AURORE BAUDIER est l’auteure de La Bouchée dans le dernier SILLAGES d’OCEANIE « Je mange donc je suis ».

-Pourquoi avoir écrit ce texte truculent ?
A la base, je suis plutôt une habituée des récits fantastiques ou de science-fiction. Cette fois j’ai voulu m’essayer à un autre registre et je trouvais amusant de prendre le contre-pied de faire goûter une mauvaise cuisine à une professionnelle du goût. En revanche, je souhaitais apporter un zest de profondeur à la nouvelle. Qu’elle ne soit pas qu’une simple histoire de « mauvais goût ».

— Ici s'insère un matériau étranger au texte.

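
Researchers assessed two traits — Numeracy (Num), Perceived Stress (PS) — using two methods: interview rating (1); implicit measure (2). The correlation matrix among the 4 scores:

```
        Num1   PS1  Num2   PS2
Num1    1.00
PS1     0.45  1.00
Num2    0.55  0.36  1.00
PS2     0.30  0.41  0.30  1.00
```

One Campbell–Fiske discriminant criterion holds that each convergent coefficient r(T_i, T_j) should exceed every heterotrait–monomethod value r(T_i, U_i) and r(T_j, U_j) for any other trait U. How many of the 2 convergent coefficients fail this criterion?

Checking each validity diagonal entry against its comparison values:
Num (methods 1·2): 0.55 vs {0.45, 0.30} → pass.
PS (methods 1·2): 0.41 vs {0.45, 0.30} → fail.
1 of 2 fail.

1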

-Votre personnage est visiblement épicurien?
Oui et non, justement mon personnage, du moins au début, est plutôt désabusé. Elle a perdu la notion de plaisir. Dans son travail, elle se rend compte de son statut de vitrine, une coquille de frivolité très éloignée de ses aspirations.
Mais oui, ce repas, plus particulièrement cette bouchée, la rappelle aux plaisirs simples, au lâcher prise. Elle se doit de savourer le présent.

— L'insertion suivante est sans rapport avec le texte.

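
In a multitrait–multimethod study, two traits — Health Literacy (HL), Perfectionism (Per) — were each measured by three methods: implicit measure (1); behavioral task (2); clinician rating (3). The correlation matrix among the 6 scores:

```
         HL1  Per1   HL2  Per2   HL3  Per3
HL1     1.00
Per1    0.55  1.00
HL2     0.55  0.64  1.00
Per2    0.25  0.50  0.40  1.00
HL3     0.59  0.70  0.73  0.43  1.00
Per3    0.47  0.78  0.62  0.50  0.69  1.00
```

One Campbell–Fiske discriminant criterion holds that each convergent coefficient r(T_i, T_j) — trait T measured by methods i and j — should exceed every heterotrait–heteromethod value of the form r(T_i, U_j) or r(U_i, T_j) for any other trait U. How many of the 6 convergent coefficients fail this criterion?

4

Checking each validity diagonal entry against its comparison values:
HL (methods 1·2): 0.55 vs {0.25, 0.64} → fail.
HL (methods 1·3): 0.59 vs {0.47, 0.70} → fail.
HL (methods 2·3): 0.73 vs {0.62, 0.43} → pass.
Per (methods 1·2): 0.50 vs {0.64, 0.25} → fail.
Per (methods 1·3): 0.78 vs {0.70, 0.47} → pass.
Per (methods 2·3): 0.50 vs {0.43, 0.62} → fail.
4 of 6 fail.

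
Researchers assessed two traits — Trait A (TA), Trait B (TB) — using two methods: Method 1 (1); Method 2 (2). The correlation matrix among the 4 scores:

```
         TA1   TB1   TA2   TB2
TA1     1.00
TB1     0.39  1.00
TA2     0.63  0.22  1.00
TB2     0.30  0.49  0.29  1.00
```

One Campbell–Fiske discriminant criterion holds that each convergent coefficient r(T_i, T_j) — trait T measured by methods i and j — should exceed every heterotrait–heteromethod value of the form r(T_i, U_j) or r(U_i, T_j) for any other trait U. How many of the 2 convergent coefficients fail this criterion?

Each convergent coefficient versus the relevant comparison correlations:
TA (methods 1·2): 0.63 vs {0.30, 0.22} → pass.
TB (methods 1·2): 0.49 vs {0.22, 0.30} → pass.
0 of 2 fail.

0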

-Elle est adepte du beau, du bon et du vrai…pourtant elle bascule avec joie dans l’amour du contraire ? Au nom de l’amour ?
L’héroïne est une femme de caractère, authentique et une amoureuse du travail bien fait. Elle affectionne le détail qui fait mouche, celui qui fera passer un bon plat à un plat d’exception. Malgré ses nombreux défauts, la cuisine de Dimitri incarne justement cette authenticité qu’elle avait oubliée.

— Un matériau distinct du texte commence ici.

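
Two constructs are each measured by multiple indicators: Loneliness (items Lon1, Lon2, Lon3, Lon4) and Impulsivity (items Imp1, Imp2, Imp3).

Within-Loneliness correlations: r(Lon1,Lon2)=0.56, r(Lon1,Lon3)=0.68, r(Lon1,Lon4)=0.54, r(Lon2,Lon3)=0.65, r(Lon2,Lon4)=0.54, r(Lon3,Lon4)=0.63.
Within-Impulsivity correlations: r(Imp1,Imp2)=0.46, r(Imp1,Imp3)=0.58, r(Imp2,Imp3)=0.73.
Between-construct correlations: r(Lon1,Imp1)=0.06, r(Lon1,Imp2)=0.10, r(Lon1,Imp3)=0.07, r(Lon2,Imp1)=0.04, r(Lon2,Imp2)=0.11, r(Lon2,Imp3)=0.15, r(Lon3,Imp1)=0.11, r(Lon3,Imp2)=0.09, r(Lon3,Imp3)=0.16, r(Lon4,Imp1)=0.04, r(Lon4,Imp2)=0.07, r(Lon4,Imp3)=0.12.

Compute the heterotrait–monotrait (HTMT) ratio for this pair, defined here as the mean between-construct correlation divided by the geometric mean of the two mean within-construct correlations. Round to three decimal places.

0.157

Mean between = 1.12/12 = 0.0933.
Mean within-Lon = 3.60/6 = 0.6000; mean within-Imp = 1.77/3 = 0.5900.
Geometric mean = √(0.6000 × 0.5900) = 0.5950.
HTMT = 0.0933 / 0.5950 = 0.157.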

On se rend compte que sa récente expérience avec le client anglais n’est pas inédite. Sa recherche du beau, du bon et du vrai, l’a finalement conduite à la superficialité, l’indécence et à l’inélégance.
Dans ces hautes sphères, elle arbore l’image de la « femme objet », juste bonne à tenir compagnie aux riches investisseurs en dépit de ses compétences.
C’est Dimitri qui lui fait comprendre son égarement. Tous les efforts qu’il met en œuvre pour lui plaire l’attendrissent. Contrairement aux apparences, il incarne parfaitement le beau, le bon et le vrai. La pureté de ses sentiments amoureux la réconcilie avec elle-même. Il lui permet de se reconnecter aux valeurs profondes qu’elle défend.
-Ici la cuisine révèle sa personnalité ?
En quelque sorte, la (piètre) cuisine de Dimitri révèle surtout les aspirations qu’elle a perdues de vue. L’énorme quantité de travail qu’il a abattu, en étant totalement inexpérimenté, est une véritable prise de conscience pour l’héroïne. Plus qu’une bouchée, c’est une claque qu’elle a prise. Elle a fait vibrer son âme plus que son palais.
-Etes vous cuisinière vous aussi ?
Plutôt pâtissière que cuisinière. J’ai la chance d’avoir un mari qui cuisine très bien, surtout le salé. J’avoue le laisser majoritairement aux commandes des fourneaux. Mon père m’a souvent répété cette maxime « lorsqu’un pianiste est dans la salle, c’est à lui que l’on confie le piano ! ».